Sadly, the script by Conrad Goode just lacks depth. Bundy’s Sunny is struggling with a drug addiction that gets some good screen time but lacks any real teeth much less a greater cause. Goode – taking on one of the lead acting roles as well – is believable as an ex-NFL quarterback suffering from a failed marriage, but scenes with his ex (the lovely Claudia Christian) later in the flick lack any possible indication of bad times much less bitter feelings. Also, the fact that he looks old enough to be Bundy’s father doesn’t bode well for their inevitable romantic entanglements … so maybe Sunny’s drug abuse stems from unresolved daddy issues? Madison plays Cotton with the right amount of precociousness, though the story shackles her with some kid-friendly precognition (she can apparently “see the future” in her dreams) that seems out of place.
Don’t get me wrong: HEART wears its heart on its sleeve well enough that I enjoyed enough of it for what it was. Still, it’s hard to reconcile so quirky narrative choices (the drug use, the lack of seriousness afforded some of the secondary characters – like giving alcohol to a minor – and some curiously strong workplace violence and domestic abuse issues) with the feel-good packaging of the piece. There’s an awful lot of feel-bad in there.
HOME IS WHERE THE HEART IS (aka WATERCOLOR POSTCARDS) (2013) is produced by Watercolor Entertainment. DVD distribution is being handled by the reliable Arc Entertainment. As for the technical specifications? This is one smartly assembled film with some high quality sights and sounds (and especially the lovely voice of Bundy) from start-to-finish. Lastly, if you’re looking for special features, the disc boasts none.
(MILDLY) RECOMMENDED. Cute-as-a-button Bailee Madison and hot-as-hell Laura Bell Bundy don’t quite give audiences a reason to watch this middle-America tearjerker more than once, but maybe that’s enough to find a cause to celebrate.

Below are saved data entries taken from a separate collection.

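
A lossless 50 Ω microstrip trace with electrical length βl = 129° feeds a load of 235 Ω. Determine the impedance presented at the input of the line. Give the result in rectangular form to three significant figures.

tan(βl) = tan(129°) = -1.23
Z_in = Z_0·(Z_L + jZ_0·tanβl)/(Z_0 + jZ_L·tanβl)
     = 50·(235 − j61.7)/(50 − j290)

Z_in ≈ 17.1 + j37.5 Ω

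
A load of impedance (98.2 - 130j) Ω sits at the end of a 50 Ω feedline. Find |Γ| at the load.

Γ = (Z_L − Z_0)/(Z_L + Z_0) = (48.2 − j130)/(148.2 − j130)
|Γ| = 139/197

|Γ| ≈ 0.703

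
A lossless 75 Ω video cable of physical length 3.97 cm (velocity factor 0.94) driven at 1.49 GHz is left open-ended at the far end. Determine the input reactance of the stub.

λ = v/f = 0.94·c / 1.49 GHz = 0.189 m
βl = 2π·l/λ = 2π × 0.21 = 75.5°
tan(βl) = 3.87
For an open-ended stub, Z_in = −jZ_0·cot(βl) = −jZ_0/tan(βl)

X_in ≈ -19.4 Ω (capacitive)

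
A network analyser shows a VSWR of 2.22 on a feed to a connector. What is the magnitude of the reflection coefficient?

|Γ| ≈ 0.379

|Γ| = (S − 1)/(S + 1) = (2.22 − 1)/(2.22 + 1) = 1.22/3.22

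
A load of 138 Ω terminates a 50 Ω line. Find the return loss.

Γ = (138 − 50)/(138 + 50) = 0.468
RL = −20·log₁₀|Γ| = −20·log₁₀(0.468)

RL ≈ 6.59 dB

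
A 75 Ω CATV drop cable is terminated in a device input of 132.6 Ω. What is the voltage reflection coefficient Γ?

Γ = (Z_L − Z_0)/(Z_L + Z_0) = (132.6 − 75)/(132.6 + 75) = 57.6/207.6

Γ = 0.277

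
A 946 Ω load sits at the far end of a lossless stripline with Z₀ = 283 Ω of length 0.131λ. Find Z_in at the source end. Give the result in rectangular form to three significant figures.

Z_in ≈ 146 − j222 Ω

βl = 2π × 0.131 = 47.2°
tan(βl) = tan(47.2°) = 1.08
Z_in = Z_0·(Z_L + jZ_0·tanβl)/(Z_0 + jZ_L·tanβl)
     = 283·(946 + j305)/(283 + j1020)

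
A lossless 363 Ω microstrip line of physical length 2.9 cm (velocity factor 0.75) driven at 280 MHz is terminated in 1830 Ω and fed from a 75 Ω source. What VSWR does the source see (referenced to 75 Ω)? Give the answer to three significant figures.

λ = v/f = 0.75·c / 280 MHz = 0.804 m
βl = 2π·l/λ = 2π × 0.0361 = 13°
tan(βl) = 0.231
Z_in = Z_0·(Z_L + jZ_0·tanβl)/(Z_0 + jZ_L·tanβl) = 819 − j869 Ω
Γ_s = (Z_in − Z_s)/(Z_in + Z_s) = (744 − j869)/(894 − j869), |Γ_s| = 0.918
VSWR = (1 + |Γ_s|)/(1 − |Γ_s|)

VSWR ≈ 23.3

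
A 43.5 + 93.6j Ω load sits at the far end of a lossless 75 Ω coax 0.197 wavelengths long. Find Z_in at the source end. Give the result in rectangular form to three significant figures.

βl = 2π × 0.197 = 70.9°
tan(βl) = tan(70.9°) = 2.89
Z_in = Z_0·(Z_L + jZ_0·tanβl)/(Z_0 + jZ_L·tanβl)
     = 75·(43.5 + j310)/(-196 + j126)

Z_in ≈ 42.3 − j91.8 Ω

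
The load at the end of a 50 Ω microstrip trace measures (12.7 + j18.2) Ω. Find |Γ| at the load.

|Γ| ≈ 0.636

Γ = (Z_L − Z_0)/(Z_L + Z_0) = (-37.3 + j18.2)/(62.7 + j18.2)
|Γ| = 41.5/65.3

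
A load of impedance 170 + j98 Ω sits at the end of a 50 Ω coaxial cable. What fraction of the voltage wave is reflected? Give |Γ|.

Γ = (Z_L − Z_0)/(Z_L + Z_0) = (120 + j98)/(220 + j98)
|Γ| = 155/241

|Γ| ≈ 0.643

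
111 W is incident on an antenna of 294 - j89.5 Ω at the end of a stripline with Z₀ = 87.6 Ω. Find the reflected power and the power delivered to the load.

P_reflected ≈ 36.6 W; P_delivered ≈ 74.4 W

|Γ| = |(206.4 − j89.5)/(381.6 − j89.5)| = 0.574
|Γ|² = 0.329
P_refl = |Γ|²·P_inc = 36.6 W, P_del = (1 − |Γ|²)·P_inc = 74.4 W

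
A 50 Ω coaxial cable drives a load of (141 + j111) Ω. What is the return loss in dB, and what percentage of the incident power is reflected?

RL ≈ 3.75 dB; 42.2% of incident power reflected

Γ = (91 + j111)/(191 + j111), |Γ| = 0.65
RL = −20·log₁₀(0.65) = 3.75 dB
P_refl/P_inc = |Γ|² = 0.422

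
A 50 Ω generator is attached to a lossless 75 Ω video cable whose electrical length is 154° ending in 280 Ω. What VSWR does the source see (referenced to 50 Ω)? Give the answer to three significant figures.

tan(βl) = -0.488
Z_in = Z_0·(Z_L + jZ_0·tanβl)/(Z_0 + jZ_L·tanβl) = 80.3 + j110 Ω
Γ_s = (Z_in − Z_s)/(Z_in + Z_s) = (30.3 + j110)/(130 + j110), |Γ_s| = 0.668
VSWR = (1 + |Γ_s|)/(1 − |Γ_s|)

VSWR ≈ 5.02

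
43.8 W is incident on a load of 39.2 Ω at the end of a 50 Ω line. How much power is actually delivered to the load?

P_delivered ≈ 43.2 W

Γ = (39.2 − 50)/(39.2 + 50) = -0.121
|Γ|² = 0.0147
P_refl = |Γ|²·P_inc = 0.642 W, P_del = (1 − |Γ|²)·P_inc = 43.2 W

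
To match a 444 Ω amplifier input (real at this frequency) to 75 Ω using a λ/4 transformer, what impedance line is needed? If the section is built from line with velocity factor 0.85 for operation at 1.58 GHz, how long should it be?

Z_qwt ≈ 182 Ω; length ≈ 4.03 cm

Z_qwt = √(Z_0·R_L) = √(75 × 444) = √33300
λ = 0.85·c/f = 0.161 m, so l = λ/4 = 0.0403 m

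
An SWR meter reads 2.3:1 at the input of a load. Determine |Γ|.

|Γ| ≈ 0.394

|Γ| = (S − 1)/(S + 1) = (2.3 − 1)/(2.3 + 1) = 1.3/3.3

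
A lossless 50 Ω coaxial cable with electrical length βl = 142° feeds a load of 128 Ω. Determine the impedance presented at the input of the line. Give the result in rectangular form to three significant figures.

Z_in ≈ 41.2 + j43.4 Ω

tan(βl) = tan(142°) = -0.781
Z_in = Z_0·(Z_L + jZ_0·tanβl)/(Z_0 + jZ_L·tanβl)
     = 50·(128 − j39.1)/(50 − j100)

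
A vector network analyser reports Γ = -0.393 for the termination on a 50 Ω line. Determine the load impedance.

Z_L ≈ 21.8 Ω

Z_L = Z_0·(1 + Γ)/(1 − Γ) = 50·(0.607)/(1.39)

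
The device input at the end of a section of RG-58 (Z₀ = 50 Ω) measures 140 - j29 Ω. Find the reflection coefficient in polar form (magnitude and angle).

Γ = (Z_L − Z_0)/(Z_L + Z_0) = (90 − j29)/(190 − j29)
|Γ| = 94.6/192 = 0.492

Γ ≈ 0.492 ∠ -9.18°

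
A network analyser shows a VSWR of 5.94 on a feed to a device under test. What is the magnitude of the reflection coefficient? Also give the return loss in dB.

|Γ| ≈ 0.712; return loss ≈ 2.95 dB

|Γ| = (S − 1)/(S + 1) = (5.94 − 1)/(5.94 + 1) = 4.94/6.94
RL = −20·log₁₀|Γ| = −20·log₁₀(0.712)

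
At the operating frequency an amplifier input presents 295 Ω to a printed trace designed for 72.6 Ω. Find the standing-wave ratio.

Γ = (295 − 72.6)/(295 + 72.6) = 0.605
VSWR = (1 + 0.605)/(1 − 0.605)

VSWR ≈ 4.06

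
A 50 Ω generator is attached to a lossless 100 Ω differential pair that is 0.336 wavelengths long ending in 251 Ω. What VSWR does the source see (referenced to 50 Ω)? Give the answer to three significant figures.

βl = 2π × 0.336 = 121°
tan(βl) = -1.67
Z_in = Z_0·(Z_L + jZ_0·tanβl)/(Z_0 + jZ_L·tanβl) = 51.3 + j47.7 Ω
Γ_s = (Z_in − Z_s)/(Z_in + Z_s) = (1.25 + j47.7)/(101 + j47.7), |Γ_s| = 0.427
VSWR = (1 + |Γ_s|)/(1 − |Γ_s|)

VSWR ≈ 2.49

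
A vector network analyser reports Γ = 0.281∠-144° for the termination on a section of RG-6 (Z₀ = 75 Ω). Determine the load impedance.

Z_L = Z_0·(1 + Γ)/(1 − Γ) = 75·(0.773 − j0.165)/(1.23 + j0.165)

Z_L ≈ 45 − j16.2 Ω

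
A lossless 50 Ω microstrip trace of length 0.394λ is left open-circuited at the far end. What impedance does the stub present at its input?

βl = 2π × 0.394 = 142°
tan(βl) = -0.786
For an open-circuited stub, Z_in = −jZ_0·cot(βl) = −jZ_0/tan(βl)

Z_in ≈ +j63.6 Ω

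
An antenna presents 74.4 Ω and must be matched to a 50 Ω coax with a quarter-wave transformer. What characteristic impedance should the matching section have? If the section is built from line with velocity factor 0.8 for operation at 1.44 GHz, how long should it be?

Z_qwt ≈ 61 Ω; length ≈ 4.17 cm

Z_qwt = √(Z_0·R_L) = √(50 × 74.4) = √3720
λ = 0.8·c/f = 0.167 m, so l = λ/4 = 0.0417 m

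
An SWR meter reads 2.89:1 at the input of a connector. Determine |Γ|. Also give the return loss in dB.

|Γ| = (S − 1)/(S + 1) = (2.89 − 1)/(2.89 + 1) = 1.89/3.89
RL = −20·log₁₀|Γ| = −20·log₁₀(0.486)

|Γ| ≈ 0.486; return loss ≈ 6.27 dB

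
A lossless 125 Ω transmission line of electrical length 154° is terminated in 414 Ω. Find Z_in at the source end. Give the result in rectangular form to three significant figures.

tan(βl) = tan(154°) = -0.488
Z_in = Z_0·(Z_L + jZ_0·tanβl)/(Z_0 + jZ_L·tanβl)
     = 125·(414 − j61)/(125 − j202)

Z_in ≈ 142 + j168 Ω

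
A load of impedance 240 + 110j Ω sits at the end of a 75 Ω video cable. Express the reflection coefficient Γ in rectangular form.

Γ ≈ 0.576 + j0.148

Γ = (Z_L − Z_0)/(Z_L + Z_0) = (165 + j110)/(315 + j110)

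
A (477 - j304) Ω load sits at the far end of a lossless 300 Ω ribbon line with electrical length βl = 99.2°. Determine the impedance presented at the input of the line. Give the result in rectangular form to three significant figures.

tan(βl) = tan(99.2°) = -6.17
Z_in = Z_0·(Z_L + jZ_0·tanβl)/(Z_0 + jZ_L·tanβl)
     = 300·(477 − j2160)/(-1580 − j2950)

Z_in ≈ 150 + j129 Ω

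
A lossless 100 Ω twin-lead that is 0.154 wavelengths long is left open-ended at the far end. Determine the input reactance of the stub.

X_in ≈ -68.9 Ω (capacitive)

βl = 2π × 0.154 = 55.4°
tan(βl) = 1.45
For an open-ended stub, Z_in = −jZ_0·cot(βl) = −jZ_0/tan(βl)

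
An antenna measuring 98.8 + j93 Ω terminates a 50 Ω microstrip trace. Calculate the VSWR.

Γ = (Z_L − Z_0)/(Z_L + Z_0) = (48.8 + j93)/(148.8 + j93)
|Γ| = 105/175 = 0.599
VSWR = (1 + |Γ|)/(1 − |Γ|) = 1.6/0.401

VSWR ≈ 3.98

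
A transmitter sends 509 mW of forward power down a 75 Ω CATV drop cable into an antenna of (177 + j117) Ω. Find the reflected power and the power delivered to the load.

|Γ| = |(102 + j117)/(252 + j117)| = 0.559
|Γ|² = 0.312
P_refl = |Γ|²·P_inc = 159 mW, P_del = (1 − |Γ|²)·P_inc = 350 mW

P_reflected ≈ 159 mW; P_delivered ≈ 350 mW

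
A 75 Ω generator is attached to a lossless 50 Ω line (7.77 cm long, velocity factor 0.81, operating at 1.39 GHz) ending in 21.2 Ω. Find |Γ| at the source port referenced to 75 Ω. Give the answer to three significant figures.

|Γ| ≈ 0.538

λ = v/f = 0.81·c / 1.39 GHz = 0.175 m
βl = 2π·l/λ = 2π × 0.444 = 160°
tan(βl) = -0.364
Z_in = Z_0·(Z_L + jZ_0·tanβl)/(Z_0 + jZ_L·tanβl) = 23.4 − j14.6 Ω
Γ_s = (Z_in − Z_s)/(Z_in + Z_s) = (-51.6 − j14.6)/(98.4 − j14.6), |Γ_s| = 0.538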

You’ve been warned – it’s fairly depressing at times, and despite a family-friendly appearance to the packaging it deals fairly honestly and openly with drug use and pre-marital sex; but there is a strong sense of family and community that lifts you up in the right places.
In the interests of fairness, I’m pleased to disclose that the fine folks at Arc Entertainment provided me with a DVD copy of HOME IS WHERE THE HEART IS by request for the expressed purposes of completing this review; and their contribution to me in no way, shape, or form influenced my opinion of it.